Скинув их, он как бы сделался собой — научился двигаться, говорить. Придвинул стул, сел рядом.
— Ты давно из Москвы! — спросил он вежливо и мертво.
— Да, — сказала она полушепотом.
— Как отец? Как Сашка?
— Сева, может, ты поймешь наконец, что я… А вдруг ничего не проходит так? Просто так… Что тогда? А вдруг у тебя окажется память… Мне ничего не надо… Я только хочу понять… Я уйду, уеду… Я не прощу тебя. Я тебя не простила… Что с тобой? Как ты мог?.. Если… если… Так зачем ты со мной разговаривал по телефону и маму свою послал?

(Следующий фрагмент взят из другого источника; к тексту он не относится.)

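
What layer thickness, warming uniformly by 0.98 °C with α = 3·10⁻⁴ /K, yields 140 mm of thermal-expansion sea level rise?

about 480 m

H = Δh/(αΔT) = 0.14 / (3×10⁻⁴ × 0.98) ≈ 476.2 m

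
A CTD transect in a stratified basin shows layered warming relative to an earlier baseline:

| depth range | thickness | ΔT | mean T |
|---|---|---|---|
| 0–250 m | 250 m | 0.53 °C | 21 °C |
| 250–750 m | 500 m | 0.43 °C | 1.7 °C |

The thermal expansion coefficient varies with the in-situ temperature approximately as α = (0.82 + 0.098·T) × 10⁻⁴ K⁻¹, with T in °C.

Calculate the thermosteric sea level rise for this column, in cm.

Δh ≈ 5.9 cm

Layer 1: α = (0.82 + 0.098×21)×10⁻⁴ = 2.878×10⁻⁴ K⁻¹
Layer 2: α = (0.82 + 0.098×1.7)×10⁻⁴ = 0.9866×10⁻⁴ K⁻¹
0–250 m: 2.878×10⁻⁴ × 0.53 × 250 = 0.0381335 m
250–750 m: 0.43 × 0.9866×10⁻⁴ × 500 = 0.0212119 m
Δh = 0.0381335 + 0.0212119 = 0.0593454 m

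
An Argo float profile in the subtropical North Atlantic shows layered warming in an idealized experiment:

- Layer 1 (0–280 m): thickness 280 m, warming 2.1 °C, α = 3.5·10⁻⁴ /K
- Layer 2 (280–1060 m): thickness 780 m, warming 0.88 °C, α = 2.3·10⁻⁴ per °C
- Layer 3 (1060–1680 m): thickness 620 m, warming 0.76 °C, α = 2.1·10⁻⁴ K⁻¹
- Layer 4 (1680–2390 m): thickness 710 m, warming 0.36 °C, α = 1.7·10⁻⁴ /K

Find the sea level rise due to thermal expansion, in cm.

Layer 1: 280 × 2.1 × 3.5×10⁻⁴ = 0.20580 m
Layer 2: 0.88 × 780 × 2.3×10⁻⁴ = 0.157872 m
0.76 × 620 × 2.1×10⁻⁴ = 0.098952 m
Layer 4: 0.36 × 710 × 1.7×10⁻⁴ = 0.043452 m
Δh = 0.20580 + 0.157872 + 0.098952 + 0.043452 = 0.506076 m

Δh ≈ 50.6 cm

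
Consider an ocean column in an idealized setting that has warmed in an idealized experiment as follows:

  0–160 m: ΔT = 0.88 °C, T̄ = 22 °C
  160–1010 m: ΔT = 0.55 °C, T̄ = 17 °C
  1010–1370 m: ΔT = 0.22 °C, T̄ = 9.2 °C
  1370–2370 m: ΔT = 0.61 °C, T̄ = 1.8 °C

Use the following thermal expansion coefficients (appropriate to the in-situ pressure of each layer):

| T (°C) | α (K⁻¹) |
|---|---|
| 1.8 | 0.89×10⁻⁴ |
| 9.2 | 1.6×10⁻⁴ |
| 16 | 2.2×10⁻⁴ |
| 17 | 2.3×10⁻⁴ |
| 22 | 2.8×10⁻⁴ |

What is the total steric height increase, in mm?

Layer 1 at 22 °C → α = 2.8×10⁻⁴ K⁻¹
Layer 2 at 17 °C → α = 2.3×10⁻⁴ K⁻¹
Layer 3 at 9.2 °C → α = 1.6×10⁻⁴ K⁻¹
Layer 4 at 1.8 °C → α = 0.89×10⁻⁴ K⁻¹
0–160 m: 0.88 × 160 × 2.8×10⁻⁴ = 0.039424 m
160–1010 m: 0.55 × 2.3×10⁻⁴ × 850 = 0.107525 m
1010–1370 m: 360 × 1.6×10⁻⁴ × 0.22 = 0.012672 m
0.89×10⁻⁴ × 1000 × 0.61 = 0.05429 m
Δh = 0.039424 + 0.107525 + 0.012672 + 0.05429 = 0.213911 m

210 mm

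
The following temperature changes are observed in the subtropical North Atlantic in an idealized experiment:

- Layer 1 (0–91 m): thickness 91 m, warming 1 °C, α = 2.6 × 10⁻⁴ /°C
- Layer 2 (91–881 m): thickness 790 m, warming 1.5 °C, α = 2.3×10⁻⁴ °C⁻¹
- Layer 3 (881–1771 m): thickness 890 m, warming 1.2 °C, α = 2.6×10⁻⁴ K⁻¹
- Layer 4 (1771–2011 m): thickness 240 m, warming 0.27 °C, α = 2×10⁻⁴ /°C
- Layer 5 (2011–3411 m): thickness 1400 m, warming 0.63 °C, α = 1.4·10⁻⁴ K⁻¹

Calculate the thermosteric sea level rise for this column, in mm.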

— Маму?! Я ее не присылал! Это, должно быть, она сама… Я… я тебя… Одним словом, сейчас не об этом, Кира… Я хочу быть хозяином своей жизни, своей души… Одним словом, как это ни горько, приходится выбирать!.. Тебе нужна не любовь, а любвище… Откуда ты знаешь, что я на нее способен?.. Мне нужен свет свой собственный… а не отраженный… Не знаю, как объяснить тебе это, Кира…

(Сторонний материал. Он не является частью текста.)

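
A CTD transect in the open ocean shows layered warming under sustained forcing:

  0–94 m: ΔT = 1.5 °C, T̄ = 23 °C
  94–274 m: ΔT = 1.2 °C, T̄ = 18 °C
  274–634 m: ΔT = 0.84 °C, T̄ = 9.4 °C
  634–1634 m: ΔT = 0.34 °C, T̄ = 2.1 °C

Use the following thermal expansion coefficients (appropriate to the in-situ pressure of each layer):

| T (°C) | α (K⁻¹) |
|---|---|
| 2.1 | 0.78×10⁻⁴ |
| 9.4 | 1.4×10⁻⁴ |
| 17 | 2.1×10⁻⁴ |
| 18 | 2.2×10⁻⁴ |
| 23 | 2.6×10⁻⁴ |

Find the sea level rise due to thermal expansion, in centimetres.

Δh = 15.3 cm

Layer 1 at 23 °C → α = 2.6×10⁻⁴ K⁻¹
Layer 2 at 18 °C → α = 2.2×10⁻⁴ K⁻¹
Layer 3 at 9.4 °C → α = 1.4×10⁻⁴ K⁻¹
Layer 4 at 2.1 °C → α = 0.78×10⁻⁴ K⁻¹
94 × 2.6×10⁻⁴ × 1.5 = 0.03666 m
Layer 2: 2.2×10⁻⁴ × 180 × 1.2 = 0.04752 m
Layer 3: 0.84 × 1.4×10⁻⁴ × 360 = 0.042336 m
Layer 4: 0.78×10⁻⁴ × 1000 × 0.34 = 0.02652 m
Δh = 0.03666 + 0.04752 + 0.042336 + 0.02652 = 0.153036 m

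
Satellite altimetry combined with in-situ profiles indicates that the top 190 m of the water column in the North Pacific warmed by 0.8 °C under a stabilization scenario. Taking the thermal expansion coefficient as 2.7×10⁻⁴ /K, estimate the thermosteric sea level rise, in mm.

Δh = αΔT·H = 2.7×10⁻⁴ × 0.8 × 190 = 0.04104 m

41 mm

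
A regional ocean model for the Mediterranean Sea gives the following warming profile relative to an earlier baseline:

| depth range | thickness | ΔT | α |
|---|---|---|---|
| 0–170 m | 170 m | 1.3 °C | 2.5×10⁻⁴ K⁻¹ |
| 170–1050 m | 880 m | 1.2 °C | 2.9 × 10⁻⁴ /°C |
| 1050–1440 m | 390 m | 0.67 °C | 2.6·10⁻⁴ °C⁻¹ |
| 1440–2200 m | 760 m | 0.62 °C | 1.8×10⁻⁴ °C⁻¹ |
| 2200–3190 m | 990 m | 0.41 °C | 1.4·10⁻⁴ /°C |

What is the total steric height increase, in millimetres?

about 571 mm

0–170 m: 2.5×10⁻⁴ × 170 × 1.3 = 0.05525 m
170–1050 m: 2.9×10⁻⁴ × 1.2 × 880 = 0.30624 m
1050–1440 m: 2.6×10⁻⁴ × 390 × 0.67 = 0.067938 m
1440–2200 m: 0.62 × 760 × 1.8×10⁻⁴ = 0.084816 m
2200–3190 m: 990 × 0.41 × 1.4×10⁻⁴ = 0.056826 m
Δh = 0.05525 + 0.30624 + 0.067938 + 0.084816 + 0.056826 = 0.57107 m ≈ 571 mm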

— Я поняла, Сева. Но я… Я обманывала себя. Я… все думала, что у тебя всегда это было от удивления, от застенчивости… Только уж лучше бы ты солгал!.. Я… я хотела быть рядом. Приехала… И… на завод… На завод!..
— Полно! — ответил он. — Ни на каком заводе ты не работаешь… Не такой ты человек, Кира…
— Много есть у меня грехов. Но лучше — я не умела. Сильней не могла. Товарищ майор! Костырик свободен. Я — ухожу. Я… я вас… обоих… Он сказал — главное. Я — поняла. И… и… я пришла не даром.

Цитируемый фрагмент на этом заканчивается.